Except now I’ve got a class coming up. I wonder what I’m going to say?

Comments

  1. skeptuckian says

    It is obvious what you should be doing! Offer a nature microphotography class as an elective. Include the study of external anatomy to get the BIO prefix.

  2. stroppy says

    Nice photo!

    I have a pet peeve about ring lights unrelated to science, and that’s in videos and photos where the subject ends up with little white rings reflected in their eyes. I find it unnatural and weird, and it bugs the hell out of me.

    The other thing is color. For a lot of applications it’s not critical, but given that perception of color is relative to both it’s surroundings and light temperature, there’s a part of me (or maybe it’s just an irrational compulsion) that wants to clamp down on color hygiene where identification is more of an issue than art.

    Anyway, I think you’re right, directional light renders the subject better. A rule of thumb is to have the main light source come from the upper left. Obviously not appropriate in this case, but it’s generally more comfortable for viewers, and can be critical in interpreting relief. Maybe the best example of that is in some satellite photos where it determines whether you’re looking at a bump or a depression.

    Also light from below is spooky.

  3. consciousness razor says

    nicknamenone, #3:
    Sort of interesting, I guess. But other than creating headlines and getting people like us to talk about it, I’m not sure what is supposed to be the point of that kind of data sonification.

    I look at a spider web, and I can just see what’s going on — the whole thing. It’s certainly a complicated structure to try to take in all at once, but at least one nice thing is that it doesn’t require a terribly sophisticated interpretation of my visual experience itself, simply to have a reasonably good idea of what I’m looking at. You shouldn’t be too naive about this sort of thing, of course, but at least when just looking at some images of webs (not necessarily other kinds of images) you don’t exactly need to be equipped with much beyond some basic common sense I guess.

    Meanwhile, even though I’ve been a musician for a long time, which includes doing the same sort of sound design and so forth that must have gone into this, I don’t know what to do with the sounds they generated based on the spider web data. I think I sort of get what they’re trying to do, but I still just feel lost, frankly. (By the way, instead of the CNN one, here’s a somewhat more informative video.
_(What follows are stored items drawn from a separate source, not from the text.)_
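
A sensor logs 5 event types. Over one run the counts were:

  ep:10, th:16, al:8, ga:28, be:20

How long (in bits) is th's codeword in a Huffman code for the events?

Repeatedly merge the two smallest:
combine al(8), ep(10) → 18
combine th(16), 18 → 34
combine be(20), ga(28) → 48
combine 34, 48 → 82
The subtree containing th is merged 2 times, so code length = 2.

2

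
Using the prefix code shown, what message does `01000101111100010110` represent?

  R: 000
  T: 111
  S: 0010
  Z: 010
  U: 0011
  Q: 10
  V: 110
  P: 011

Read left to right; each codeword is recognised as soon as it completes (prefix code):
  010→Z | 0010→S | 111→T | 110→V | 0010→S | 110→V
Decoded message: ZSTVSV

ZSTVSV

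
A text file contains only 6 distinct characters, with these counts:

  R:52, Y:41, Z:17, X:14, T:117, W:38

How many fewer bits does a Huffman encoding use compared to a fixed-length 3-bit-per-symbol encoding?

203

Fixed-length: 3 bits × 279 symbols = 837 bits.
Huffman merges:
combine X(14), Z(17) → 31
combine 31, W(38) → 69
combine Y(41), R(52) → 93
combine 69, 93 → 162
combine T(117), 162 → 279
Huffman total = 31 + 69 + 93 + 162 + 279 = 634 bits.
Saving = 837 − 634 = 203 bits.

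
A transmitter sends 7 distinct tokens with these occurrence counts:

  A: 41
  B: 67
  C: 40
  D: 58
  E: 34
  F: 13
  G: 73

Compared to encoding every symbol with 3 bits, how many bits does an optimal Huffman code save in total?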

Still not terribly helpful.)

    And if, as they’re saying, they also want to use machine learning or whatever to try to analyze the webs, make artificial ones, communicate with spiders, or who knows what … well, the computer doesn’t need it in audio form either. It only needs to work with the data.

    So, I don’t know. To me, it just seems like a very fancy type of press release (maybe hoping they’ll get some more funding to pump out even more press releases), rather than the usual printed words, which I guess are too boring and unmysterious for some people.

  4. nicknamenone says

    Consciousness Razor,
    I pretty much agree with you. I don’t see the point of making the webs into music except as an exercise to do it. I am not sure how it helps map the webs and I don’t see how it helps communicate with the spiders. Yes spiders react to vibrations and music is vibrations but….
    I just thought it would be interesting to a PZ Myers since he is working with spiders now.

    It does sound a bit like a modern composition so I suppose it works as a piece of art.

  5. Ted Powell says

    https://arstechnica.com/science/2021/04/mit-scientists-study-spider-web-structure-by-translating-it-into-music/
    “MIT scientists study spider web structure by translating it into music
    “A spider weaving its intricate web is a bit like a person composing a song, at least in the eyes of MIT materials engineer Markus Buehler, whose research involves translating web structure into musical melodies. Together with his collaborators, he has devised a way for humans to “enter” a 3D spider web and explore its structure both visually and aurally via a virtual reality setup. Buehler described the ongoing project during a talk at the (virtual) meeting of the American Chemical Society (ACS) this week.”

  6. stroppy says

    I dunno, seems like the 3D mapping could be useful.

    Do the webs of different spiders make different sounds?